By far, you should have understood the accepted answer.
What's more, check row_number function introduced in MySQL 8.0:
https://www.mysqltutorial.org/mysql-window-functions/mysql-row_number-function/
Finding top N rows of every group
It does the simlar thing as the accepted answer.
Some answers are wrong.
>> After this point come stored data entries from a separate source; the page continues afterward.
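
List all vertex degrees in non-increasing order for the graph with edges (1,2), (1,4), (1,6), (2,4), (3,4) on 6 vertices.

Step 1: Count edges incident to each vertex:
  deg(1) = 3 (neighbors: 2, 4, 6)
  deg(2) = 2 (neighbors: 1, 4)
  deg(3) = 1 (neighbors: 4)
  deg(4) = 3 (neighbors: 1, 2, 3)
  deg(5) = 0 (neighbors: none)
  deg(6) = 1 (neighbors: 1)

Step 2: Sort degrees in non-increasing order:
  Degrees: [3, 2, 1, 3, 0, 1] -> sorted: [3, 3, 2, 1, 1, 0]

Degree sequence: [3, 3, 2, 1, 1, 0]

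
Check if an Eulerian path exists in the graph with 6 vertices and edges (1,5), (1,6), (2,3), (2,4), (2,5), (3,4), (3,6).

Step 1: Find the degree of each vertex:
  deg(1) = 2
  deg(2) = 3
  deg(3) = 3
  deg(4) = 2
  deg(5) = 2
  deg(6) = 2

Step 2: Count vertices with odd degree:
  Odd-degree vertices: 2, 3 (2 total)

Step 3: Apply Euler's theorem:
  - Eulerian circuit exists iff graph is connected and all vertices have even degree
  - Eulerian path exists iff graph is connected and has 0 or 2 odd-degree vertices

Graph is connected with exactly 2 odd-degree vertices (2, 3).
Eulerian path exists (starting and ending at the odd-degree vertices), but no Eulerian circuit.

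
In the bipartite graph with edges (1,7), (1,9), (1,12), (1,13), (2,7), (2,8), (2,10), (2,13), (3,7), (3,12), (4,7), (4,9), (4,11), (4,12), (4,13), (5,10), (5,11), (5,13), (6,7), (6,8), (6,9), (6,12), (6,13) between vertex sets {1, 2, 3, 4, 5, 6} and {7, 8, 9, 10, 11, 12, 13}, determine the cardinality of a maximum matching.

Step 1: List the neighbors of each left vertex:
  1: 7, 9, 12, 13
  2: 7, 8, 10, 13
  3: 7, 12
  4: 7, 9, 11, 12, 13
  5: 10, 11, 13
  6: 7, 8, 9, 12, 13

Step 2: Greedily match left vertices, then look for augmenting paths:
  Match 1 -- 7
  Match 2 -- 8
  Match 3 -- 12
  Match 4 -- 9
  Match 5 -- 10
  Match 6 -- 13
  No augmenting path remains.

Step 3: Verify this is maximum:
  Matching size 6 = min(|L|, |R|) = min(6, 7), which is an upper bound, so this matching is maximum.

Maximum matching: {(1,7), (2,8), (3,12), (4,9), (5,10), (6,13)}
Size: 6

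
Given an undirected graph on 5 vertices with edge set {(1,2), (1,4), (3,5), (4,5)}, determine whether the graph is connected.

Step 1: Build adjacency list from edges:
  1: 2, 4
  2: 1
  3: 5
  4: 1, 5
  5: 3, 4

Step 2: Run BFS/DFS from vertex 1:
  Visited: {1, 2, 4, 5, 3}
  Reached 5 of 5 vertices

Step 3: All 5 vertices reached from vertex 1, so the graph is connected.
Answer: Yes, the graph is connected.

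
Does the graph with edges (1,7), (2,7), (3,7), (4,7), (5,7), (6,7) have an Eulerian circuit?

Step 1: Find the degree of each vertex:
  deg(1) = 1
  deg(2) = 1
  deg(3) = 1
  deg(4) = 1
  deg(5) = 1
  deg(6) = 1
  deg(7) = 6

Step 2: Count vertices with odd degree:
  Odd-degree vertices: 1, 2, 3, 4, 5, 6 (6 total)

Step 3: Apply Euler's theorem:
  - Eulerian circuit exists iff graph is connected and all vertices have even degree
  - Eulerian path exists iff graph is connected and has 0 or 2 odd-degree vertices

Graph has 6 odd-degree vertices (need 0 or 2).
Neither Eulerian path nor Eulerian circuit exists.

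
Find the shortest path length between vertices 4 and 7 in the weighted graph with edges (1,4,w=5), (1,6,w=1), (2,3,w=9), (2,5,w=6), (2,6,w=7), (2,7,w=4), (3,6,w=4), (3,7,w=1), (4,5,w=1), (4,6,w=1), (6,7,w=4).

Step 1: Build adjacency list with weights:
  1: 4(w=5), 6(w=1)
  2: 3(w=9), 5(w=6), 6(w=7), 7(w=4)
  3: 2(w=9), 6(w=4), 7(w=1)
  4: 1(w=5), 5(w=1), 6(w=1)
  5: 2(w=6), 4(w=1)
  6: 1(w=1), 2(w=7), 3(w=4), 4(w=1), 7(w=4)
  7: 2(w=4), 3(w=1), 6(w=4)

Step 2: Apply Dijkstra's algorithm from vertex 4:
  Visit vertex 4 (distance=0)
    Update dist[1] = 5
    Update dist[5] = 1
    Update dist[6] = 1
  Visit vertex 5 (distance=1)
    Update dist[2] = 7
  Visit vertex 6 (distance=1)
    Update dist[1] = 2
    Update dist[3] = 5
    Update dist[7] = 5
  Visit vertex 1 (distance=2)
  Visit vertex 3 (distance=5)
  Visit vertex 7 (distance=5)

Step 3: Shortest path: 4 -> 6 -> 7
Total weight: 1 + 4 = 5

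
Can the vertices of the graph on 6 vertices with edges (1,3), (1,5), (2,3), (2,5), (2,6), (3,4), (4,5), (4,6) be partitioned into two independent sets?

Step 1: Attempt 2-coloring using BFS:
  Start at vertex 1, assign color 0
  Color vertex 3 with color 1 (neighbor of 1)
  Color vertex 5 with color 1 (neighbor of 1)
  Color vertex 2 with color 0 (neighbor of 3)
  Color vertex 4 with color 0 (neighbor of 3)
  Color vertex 6 with color 1 (neighbor of 2)

Step 2: 2-coloring succeeded. No conflicts found.
  Set A (color 0): {1, 2, 4}
  Set B (color 1): {3, 5, 6}

The graph is bipartite with partition {1, 2, 4}, {3, 5, 6}.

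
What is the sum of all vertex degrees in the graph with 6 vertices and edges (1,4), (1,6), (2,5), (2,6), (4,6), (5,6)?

Step 1: Count edges incident to each vertex:
  deg(1) = 2 (neighbors: 4, 6)
  deg(2) = 2 (neighbors: 5, 6)
  deg(3) = 0 (neighbors: none)
  deg(4) = 2 (neighbors: 1, 6)
  deg(5) = 2 (neighbors: 2, 6)
  deg(6) = 4 (neighbors: 1, 2, 4, 5)

Step 2: Sum all degrees:
  2 + 2 + 0 + 2 + 2 + 4 = 12

Verification: sum of degrees = 2 * |E| = 2 * 6 = 12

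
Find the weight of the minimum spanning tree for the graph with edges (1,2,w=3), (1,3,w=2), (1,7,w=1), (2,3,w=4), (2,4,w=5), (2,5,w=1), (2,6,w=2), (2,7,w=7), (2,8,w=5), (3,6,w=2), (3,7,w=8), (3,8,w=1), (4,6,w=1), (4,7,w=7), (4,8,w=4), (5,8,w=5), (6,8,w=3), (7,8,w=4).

Apply Kruskal's algorithm (sort edges by weight, add if no cycle):

Sorted edges by weight:
  (1,7) w=1
  (2,5) w=1
  (3,8) w=1
  (4,6) w=1
  (1,3) w=2
  (2,6) w=2
  (3,6) w=2
  (1,2) w=3
  (6,8) w=3
  (2,3) w=4
  (4,8) w=4
  (7,8) w=4
  (2,8) w=5
  (2,4) w=5
  (5,8) w=5
  (2,7) w=7
  (4,7) w=7
  (3,7) w=8

Add edge (1,7) w=1 -- no cycle. Running total: 1
Add edge (2,5) w=1 -- no cycle. Running total: 2
Add edge (3,8) w=1 -- no cycle. Running total: 3
Add edge (4,6) w=1 -- no cycle. Running total: 4
Add edge (1,3) w=2 -- no cycle. Running total: 6
Add edge (2,6) w=2 -- no cycle. Running total: 8
Add edge (3,6) w=2 -- no cycle. Running total: 10

MST edges: (1,7,w=1), (2,5,w=1), (3,8,w=1), (4,6,w=1), (1,3,w=2), (2,6,w=2), (3,6,w=2)
Total MST weight: 1 + 1 + 1 + 1 + 2 + 2 + 2 = 10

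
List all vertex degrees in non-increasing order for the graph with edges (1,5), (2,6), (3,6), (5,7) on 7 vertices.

Step 1: Count edges incident to each vertex:
  deg(1) = 1 (neighbors: 5)
  deg(2) = 1 (neighbors: 6)
  deg(3) = 1 (neighbors: 6)
  deg(4) = 0 (neighbors: none)
  deg(5) = 2 (neighbors: 1, 7)
  deg(6) = 2 (neighbors: 2, 3)
  deg(7) = 1 (neighbors: 5)

Step 2: Sort degrees in non-increasing order:
  Degrees: [1, 1, 1, 0, 2, 2, 1] -> sorted: [2, 2, 1, 1, 1, 1, 0]

Degree sequence: [2, 2, 1, 1, 1, 1, 0]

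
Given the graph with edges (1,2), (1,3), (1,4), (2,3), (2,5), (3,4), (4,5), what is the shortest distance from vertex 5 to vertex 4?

Step 1: Build adjacency list:
  1: 2, 3, 4
  2: 1, 3, 5
  3: 1, 2, 4
  4: 1, 3, 5
  5: 2, 4

Step 2: BFS from vertex 5 to find shortest path to 4:
  vertex 2 reached at distance 1
  vertex 4 reached at distance 1

Step 3: Shortest path: 5 -> 4
Path length: 1 edge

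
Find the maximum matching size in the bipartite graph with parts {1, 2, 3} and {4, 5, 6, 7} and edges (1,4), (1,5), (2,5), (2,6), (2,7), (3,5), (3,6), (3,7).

Step 1: List the neighbors of each left vertex:
  1: 4, 5
  2: 5, 6, 7
  3: 5, 6, 7

Step 2: Greedily match left vertices, then look for augmenting paths:
  Match 1 -- 4
  Match 2 -- 5
  Match 3 -- 6
  No augmenting path remains.

Step 3: Verify this is maximum:
  Matching size 3 = min(|L|, |R|) = min(3, 4), which is an upper bound, so this matching is maximum.

Maximum matching: {(1,4), (2,5), (3,6)}
Size: 3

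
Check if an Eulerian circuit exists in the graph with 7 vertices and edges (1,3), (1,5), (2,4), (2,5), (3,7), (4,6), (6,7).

Step 1: Find the degree of each vertex:
  deg(1) = 2
  deg(2) = 2
  deg(3) = 2
  deg(4) = 2
  deg(5) = 2
  deg(6) = 2
  deg(7) = 2

Step 2: Count vertices with odd degree:
  All vertices have even degree (0 odd-degree vertices)

Step 3: Apply Euler's theorem:
  - Eulerian circuit exists iff graph is connected and all vertices have even degree
  - Eulerian path exists iff graph is connected and has 0 or 2 odd-degree vertices

Graph is connected with 0 odd-degree vertices.
Both Eulerian circuit and Eulerian path exist.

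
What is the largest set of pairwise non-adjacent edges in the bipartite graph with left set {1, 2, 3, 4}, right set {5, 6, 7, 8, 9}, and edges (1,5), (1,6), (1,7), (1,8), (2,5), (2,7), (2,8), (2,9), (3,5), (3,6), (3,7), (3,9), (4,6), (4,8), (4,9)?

Step 1: List the neighbors of each left vertex:
  1: 5, 6, 7, 8
  2: 5, 7, 8, 9
  3: 5, 6, 7, 9
  4: 6, 8, 9

Step 2: Greedily match left vertices, then look for augmenting paths:
  Match 1 -- 5
  Match 2 -- 7
  Match 3 -- 6
  Match 4 -- 8
  No augmenting path remains.

Step 3: Verify this is maximum:
  Matching size 4 = min(|L|, |R|) = min(4, 5), which is an upper bound, so this matching is maximum.

Maximum matching: {(1,5), (2,7), (3,6), (4,8)}
Size: 4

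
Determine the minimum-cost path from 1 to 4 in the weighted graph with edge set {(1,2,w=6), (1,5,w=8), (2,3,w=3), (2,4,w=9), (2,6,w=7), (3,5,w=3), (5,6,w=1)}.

Step 1: Build adjacency list with weights:
  1: 2(w=6), 5(w=8)
  2: 1(w=6), 3(w=3), 4(w=9), 6(w=7)
  3: 2(w=3), 5(w=3)
  4: 2(w=9)
  5: 1(w=8), 3(w=3), 6(w=1)
  6: 2(w=7), 5(w=1)

Step 2: Apply Dijkstra's algorithm from vertex 1:
  Visit vertex 1 (distance=0)
    Update dist[2] = 6
    Update dist[5] = 8
  Visit vertex 2 (distance=6)
    Update dist[3] = 9
    Update dist[4] = 15
    Update dist[6] = 13
  Visit vertex 5 (distance=8)
    Update dist[6] = 9
  Visit vertex 3 (distance=9)
  Visit vertex 6 (distance=9)
  Visit vertex 4 (distance=15)

Step 3: Shortest path: 1 -> 2 -> 4
Total weight: 6 + 9 = 15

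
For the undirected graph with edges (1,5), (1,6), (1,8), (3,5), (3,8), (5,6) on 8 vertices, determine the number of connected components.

Step 1: Build adjacency list from edges:
  1: 5, 6, 8
  2: (none)
  3: 5, 8
  4: (none)
  5: 1, 3, 6
  6: 1, 5
  7: (none)
  8: 1, 3

Step 2: Run BFS/DFS from vertex 1:
  Visited: {1, 5, 6, 8, 3}
  Reached 5 of 8 vertices

Step 3: Only 5 of 8 vertices reached. Graph is disconnected.
Connected components: {1, 3, 5, 6, 8}, {2}, {4}, {7}
Number of connected components: 4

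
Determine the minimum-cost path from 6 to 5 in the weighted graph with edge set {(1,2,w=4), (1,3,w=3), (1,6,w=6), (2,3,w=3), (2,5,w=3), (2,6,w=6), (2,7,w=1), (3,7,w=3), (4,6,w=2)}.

Step 1: Build adjacency list with weights:
  1: 2(w=4), 3(w=3), 6(w=6)
  2: 1(w=4), 3(w=3), 5(w=3), 6(w=6), 7(w=1)
  3: 1(w=3), 2(w=3), 7(w=3)
  4: 6(w=2)
  5: 2(w=3)
  6: 1(w=6), 2(w=6), 4(w=2)
  7: 2(w=1), 3(w=3)

Step 2: Apply Dijkstra's algorithm from vertex 6:
  Visit vertex 6 (distance=0)
    Update dist[1] = 6
    Update dist[2] = 6
    Update dist[4] = 2
  Visit vertex 4 (distance=2)
  Visit vertex 1 (distance=6)
    Update dist[3] = 9
  Visit vertex 2 (distance=6)
    Update dist[5] = 9
    Update dist[7] = 7
  Visit vertex 7 (distance=7)
  Visit vertex 3 (distance=9)
  Visit vertex 5 (distance=9)

Step 3: Shortest path: 6 -> 2 -> 5
Total weight: 6 + 3 = 9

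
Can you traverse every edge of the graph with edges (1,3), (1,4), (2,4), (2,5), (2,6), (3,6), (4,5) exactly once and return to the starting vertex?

Step 1: Find the degree of each vertex:
  deg(1) = 2
  deg(2) = 3
  deg(3) = 2
  deg(4) = 3
  deg(5) = 2
  deg(6) = 2

Step 2: Count vertices with odd degree:
  Odd-degree vertices: 2, 4 (2 total)

Step 3: Apply Euler's theorem:
  - Eulerian circuit exists iff graph is connected and all vertices have even degree
  - Eulerian path exists iff graph is connected and has 0 or 2 odd-degree vertices

Graph is connected with exactly 2 odd-degree vertices (2, 4).
Eulerian path exists (starting and ending at the odd-degree vertices), but no Eulerian circuit.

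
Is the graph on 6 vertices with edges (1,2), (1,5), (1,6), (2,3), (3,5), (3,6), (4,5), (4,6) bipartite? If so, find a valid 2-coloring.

Step 1: Attempt 2-coloring using BFS:
  Start at vertex 1, assign color 0
  Color vertex 2 with color 1 (neighbor of 1)
  Color vertex 5 with color 1 (neighbor of 1)
  Color vertex 6 with color 1 (neighbor of 1)
  Color vertex 3 with color 0 (neighbor of 2)
  Color vertex 4 with color 0 (neighbor of 5)

Step 2: 2-coloring succeeded. No conflicts found.
  Set A (color 0): {1, 3, 4}
  Set B (color 1): {2, 5, 6}

The graph is bipartite with partition {1, 3, 4}, {2, 5, 6}.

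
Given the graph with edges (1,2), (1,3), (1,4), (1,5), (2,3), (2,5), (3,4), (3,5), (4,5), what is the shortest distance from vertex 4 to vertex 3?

Step 1: Build adjacency list:
  1: 2, 3, 4, 5
  2: 1, 3, 5
  3: 1, 2, 4, 5
  4: 1, 3, 5
  5: 1, 2, 3, 4

Step 2: BFS from vertex 4 to find shortest path to 3:
  vertex 1 reached at distance 1
  vertex 3 reached at distance 1

Step 3: Shortest path: 4 -> 3
Path length: 1 edge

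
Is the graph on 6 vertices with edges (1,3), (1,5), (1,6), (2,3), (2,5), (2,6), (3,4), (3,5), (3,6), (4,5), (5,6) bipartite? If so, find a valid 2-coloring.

Step 1: Attempt 2-coloring using BFS:
  Start at vertex 1, assign color 0
  Color vertex 3 with color 1 (neighbor of 1)
  Color vertex 5 with color 1 (neighbor of 1)
  Color vertex 6 with color 1 (neighbor of 1)
  Color vertex 2 with color 0 (neighbor of 3)
  Color vertex 4 with color 0 (neighbor of 3)

Step 2: Conflict found! Vertices 3 and 5 are adjacent but have the same color.
This means the graph contains an odd cycle.

The graph is NOT bipartite.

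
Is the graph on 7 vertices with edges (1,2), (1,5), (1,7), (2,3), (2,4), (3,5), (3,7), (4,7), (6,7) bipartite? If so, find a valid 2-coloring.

Step 1: Attempt 2-coloring using BFS:
  Start at vertex 1, assign color 0
  Color vertex 2 with color 1 (neighbor of 1)
  Color vertex 5 with color 1 (neighbor of 1)
  Color vertex 7 with color 1 (neighbor of 1)
  Color vertex 3 with color 0 (neighbor of 2)
  Color vertex 4 with color 0 (neighbor of 2)
  Color vertex 6 with color 0 (neighbor of 7)

Step 2: 2-coloring succeeded. No conflicts found.
  Set A (color 0): {1, 3, 4, 6}
  Set B (color 1): {2, 5, 7}

The graph is bipartite with partition {1, 3, 4, 6}, {2, 5, 7}.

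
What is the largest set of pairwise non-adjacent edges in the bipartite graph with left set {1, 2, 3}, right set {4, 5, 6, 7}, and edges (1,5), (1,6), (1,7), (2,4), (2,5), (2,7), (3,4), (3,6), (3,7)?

Step 1: List the neighbors of each left vertex:
  1: 5, 6, 7
  2: 4, 5, 7
  3: 4, 6, 7

Step 2: Greedily match left vertices, then look for augmenting paths:
  Match 1 -- 5
  Match 2 -- 4
  Match 3 -- 6
  No augmenting path remains.

Step 3: Verify this is maximum:
  Matching size 3 = min(|L|, |R|) = min(3, 4), which is an upper bound, so this matching is maximum.

Maximum matching: {(1,5), (2,4), (3,6)}
Size: 3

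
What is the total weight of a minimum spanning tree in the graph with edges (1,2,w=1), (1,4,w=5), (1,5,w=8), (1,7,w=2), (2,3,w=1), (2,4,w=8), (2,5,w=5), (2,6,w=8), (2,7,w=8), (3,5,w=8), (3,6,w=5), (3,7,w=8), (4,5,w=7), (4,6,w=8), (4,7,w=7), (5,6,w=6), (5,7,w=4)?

Apply Kruskal's algorithm (sort edges by weight, add if no cycle):

Sorted edges by weight:
  (1,2) w=1
  (2,3) w=1
  (1,7) w=2
  (5,7) w=4
  (1,4) w=5
  (2,5) w=5
  (3,6) w=5
  (5,6) w=6
  (4,5) w=7
  (4,7) w=7
  (1,5) w=8
  (2,6) w=8
  (2,4) w=8
  (2,7) w=8
  (3,5) w=8
  (3,7) w=8
  (4,6) w=8

Add edge (1,2) w=1 -- no cycle. Running total: 1
Add edge (2,3) w=1 -- no cycle. Running total: 2
Add edge (1,7) w=2 -- no cycle. Running total: 4
Add edge (5,7) w=4 -- no cycle. Running total: 8
Add edge (1,4) w=5 -- no cycle. Running total: 13
Skip edge (2,5) w=5 -- would create cycle
Add edge (3,6) w=5 -- no cycle. Running total: 18

MST edges: (1,2,w=1), (2,3,w=1), (1,7,w=2), (5,7,w=4), (1,4,w=5), (3,6,w=5)
Total MST weight: 1 + 1 + 2 + 4 + 5 + 5 = 18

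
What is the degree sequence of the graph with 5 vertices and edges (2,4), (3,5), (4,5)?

Step 1: Count edges incident to each vertex:
  deg(1) = 0 (neighbors: none)
  deg(2) = 1 (neighbors: 4)
  deg(3) = 1 (neighbors: 5)
  deg(4) = 2 (neighbors: 2, 5)
  deg(5) = 2 (neighbors: 3, 4)

Step 2: Sort degrees in non-increasing order:
  Degrees: [0, 1, 1, 2, 2] -> sorted: [2, 2, 1, 1, 0]

Degree sequence: [2, 2, 1, 1, 0]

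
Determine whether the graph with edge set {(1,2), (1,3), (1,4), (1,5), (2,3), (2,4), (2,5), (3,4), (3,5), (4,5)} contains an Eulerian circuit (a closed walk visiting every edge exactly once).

Step 1: Find the degree of each vertex:
  deg(1) = 4
  deg(2) = 4
  deg(3) = 4
  deg(4) = 4
  deg(5) = 4

Step 2: Count vertices with odd degree:
  All vertices have even degree (0 odd-degree vertices)

Step 3: Apply Euler's theorem:
  - Eulerian circuit exists iff graph is connected and all vertices have even degree
  - Eulerian path exists iff graph is connected and has 0 or 2 odd-degree vertices

Graph is connected with 0 odd-degree vertices.
Both Eulerian circuit and Eulerian path exist.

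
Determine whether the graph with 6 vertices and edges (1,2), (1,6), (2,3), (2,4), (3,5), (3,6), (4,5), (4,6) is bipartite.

Step 1: Attempt 2-coloring using BFS:
  Start at vertex 1, assign color 0
  Color vertex 2 with color 1 (neighbor of 1)
  Color vertex 6 with color 1 (neighbor of 1)
  Color vertex 3 with color 0 (neighbor of 2)
  Color vertex 4 with color 0 (neighbor of 2)
  Color vertex 5 with color 1 (neighbor of 3)

Step 2: 2-coloring succeeded. No conflicts found.
  Set A (color 0): {1, 3, 4}
  Set B (color 1): {2, 5, 6}

The graph is bipartite with partition {1, 3, 4}, {2, 5, 6}.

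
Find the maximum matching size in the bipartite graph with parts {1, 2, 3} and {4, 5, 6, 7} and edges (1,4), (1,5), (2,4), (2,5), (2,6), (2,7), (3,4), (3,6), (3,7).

Step 1: List the neighbors of each left vertex:
  1: 4, 5
  2: 4, 5, 6, 7
  3: 4, 6, 7

Step 2: Greedily match left vertices, then look for augmenting paths:
  Match 1 -- 4
  Match 2 -- 5
  Match 3 -- 6
  No augmenting path remains.

Step 3: Verify this is maximum:
  Matching size 3 = min(|L|, |R|) = min(3, 4), which is an upper bound, so this matching is maximum.

Maximum matching: {(1,4), (2,5), (3,6)}
Size: 3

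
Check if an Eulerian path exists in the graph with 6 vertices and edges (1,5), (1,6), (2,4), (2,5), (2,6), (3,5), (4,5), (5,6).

Step 1: Find the degree of each vertex:
  deg(1) = 2
  deg(2) = 3
  deg(3) = 1
  deg(4) = 2
  deg(5) = 5
  deg(6) = 3

Step 2: Count vertices with odd degree:
  Odd-degree vertices: 2, 3, 5, 6 (4 total)

Step 3: Apply Euler's theorem:
  - Eulerian circuit exists iff graph is connected and all vertices have even degree
  - Eulerian path exists iff graph is connected and has 0 or 2 odd-degree vertices

Graph has 4 odd-degree vertices (need 0 or 2).
Neither Eulerian path nor Eulerian circuit exists.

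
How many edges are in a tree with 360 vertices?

A tree on n vertices always has exactly n - 1 edges.
For n = 360: edges = 360 - 1 = 359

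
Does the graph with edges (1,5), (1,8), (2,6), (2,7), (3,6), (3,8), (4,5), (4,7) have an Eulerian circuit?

Step 1: Find the degree of each vertex:
  deg(1) = 2
  deg(2) = 2
  deg(3) = 2
  deg(4) = 2
  deg(5) = 2
  deg(6) = 2
  deg(7) = 2
  deg(8) = 2

Step 2: Count vertices with odd degree:
  All vertices have even degree (0 odd-degree vertices)

Step 3: Apply Euler's theorem:
  - Eulerian circuit exists iff graph is connected and all vertices have even degree
  - Eulerian path exists iff graph is connected and has 0 or 2 odd-degree vertices

Graph is connected with 0 odd-degree vertices.
Both Eulerian circuit and Eulerian path exist.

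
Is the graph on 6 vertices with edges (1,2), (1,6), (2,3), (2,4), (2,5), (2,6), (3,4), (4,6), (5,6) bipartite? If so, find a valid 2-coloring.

Step 1: Attempt 2-coloring using BFS:
  Start at vertex 1, assign color 0
  Color vertex 2 with color 1 (neighbor of 1)
  Color vertex 6 with color 1 (neighbor of 1)
  Color vertex 3 with color 0 (neighbor of 2)
  Color vertex 4 with color 0 (neighbor of 2)
  Color vertex 5 with color 0 (neighbor of 2)

Step 2: Conflict found! Vertices 2 and 6 are adjacent but have the same color.
This means the graph contains an odd cycle.

The graph is NOT bipartite.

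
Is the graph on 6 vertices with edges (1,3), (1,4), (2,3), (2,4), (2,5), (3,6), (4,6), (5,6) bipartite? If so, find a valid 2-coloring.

Step 1: Attempt 2-coloring using BFS:
  Start at vertex 1, assign color 0
  Color vertex 3 with color 1 (neighbor of 1)
  Color vertex 4 with color 1 (neighbor of 1)
  Color vertex 2 with color 0 (neighbor of 3)
  Color vertex 6 with color 0 (neighbor of 3)
  Color vertex 5 with color 1 (neighbor of 2)

Step 2: 2-coloring succeeded. No conflicts found.
  Set A (color 0): {1, 2, 6}
  Set B (color 1): {3, 4, 5}

The graph is bipartite with partition {1, 2, 6}, {3, 4, 5}.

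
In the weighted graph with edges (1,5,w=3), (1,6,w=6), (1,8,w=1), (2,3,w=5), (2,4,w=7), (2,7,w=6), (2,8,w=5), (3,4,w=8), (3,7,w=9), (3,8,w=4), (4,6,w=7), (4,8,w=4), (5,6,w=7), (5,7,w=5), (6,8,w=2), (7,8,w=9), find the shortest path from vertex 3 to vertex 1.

Step 1: Build adjacency list with weights:
  1: 5(w=3), 6(w=6), 8(w=1)
  2: 3(w=5), 4(w=7), 7(w=6), 8(w=5)
  3: 2(w=5), 4(w=8), 7(w=9), 8(w=4)
  4: 2(w=7), 3(w=8), 6(w=7), 8(w=4)
  5: 1(w=3), 6(w=7), 7(w=5)
  6: 1(w=6), 4(w=7), 5(w=7), 8(w=2)
  7: 2(w=6), 3(w=9), 5(w=5), 8(w=9)
  8: 1(w=1), 2(w=5), 3(w=4), 4(w=4), 6(w=2), 7(w=9)

Step 2: Apply Dijkstra's algorithm from vertex 3:
  Visit vertex 3 (distance=0)
    Update dist[2] = 5
    Update dist[4] = 8
    Update dist[7] = 9
    Update dist[8] = 4
  Visit vertex 8 (distance=4)
    Update dist[1] = 5
    Update dist[6] = 6
  Visit vertex 1 (distance=5)
    Update dist[5] = 8

Step 3: Shortest path: 3 -> 8 -> 1
Total weight: 4 + 1 = 5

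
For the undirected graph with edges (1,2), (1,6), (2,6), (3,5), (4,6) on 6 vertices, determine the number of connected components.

Step 1: Build adjacency list from edges:
  1: 2, 6
  2: 1, 6
  3: 5
  4: 6
  5: 3
  6: 1, 2, 4

Step 2: Run BFS/DFS from vertex 1:
  Visited: {1, 2, 6, 4}
  Reached 4 of 6 vertices

Step 3: Only 4 of 6 vertices reached. Graph is disconnected.
Connected components: {1, 2, 4, 6}, {3, 5}
Number of connected components: 2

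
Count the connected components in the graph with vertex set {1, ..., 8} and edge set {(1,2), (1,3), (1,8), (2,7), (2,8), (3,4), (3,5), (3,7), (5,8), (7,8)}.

Step 1: Build adjacency list from edges:
  1: 2, 3, 8
  2: 1, 7, 8
  3: 1, 4, 5, 7
  4: 3
  5: 3, 8
  6: (none)
  7: 2, 3, 8
  8: 1, 2, 5, 7

Step 2: Run BFS/DFS from vertex 1:
  Visited: {1, 2, 3, 8, 7, 4, 5}
  Reached 7 of 8 vertices

Step 3: Only 7 of 8 vertices reached. Graph is disconnected.
Connected components: {1, 2, 3, 4, 5, 7, 8}, {6}
Number of connected components: 2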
My MySQL gives me error.
select m_id,v_id,max(timestamp) from table group by m_id;
#abinash sahoo
SELECT m_id,v_id,MAX(TIMESTAMP) AS TIME
FROM table_name
GROUP BY m_id
#Vikas Garhwal
Error message:
[42000][1055] Expression #2 of SELECT list is not in GROUP BY clause and contains nonaggregated column 'testdb.test_table.v_id' which is not functionally dependent on columns in GROUP BY clause; this is incompatible with sql_mode=only_full_group_by
Why make it so complicated? This worked.
SELECT m_id,v_id,MAX(TIMESTAMP) AS TIME
FROM table_name
GROUP BY m_id
Just you need to desc with asc. Write the query like below. It will return the values in ascending order.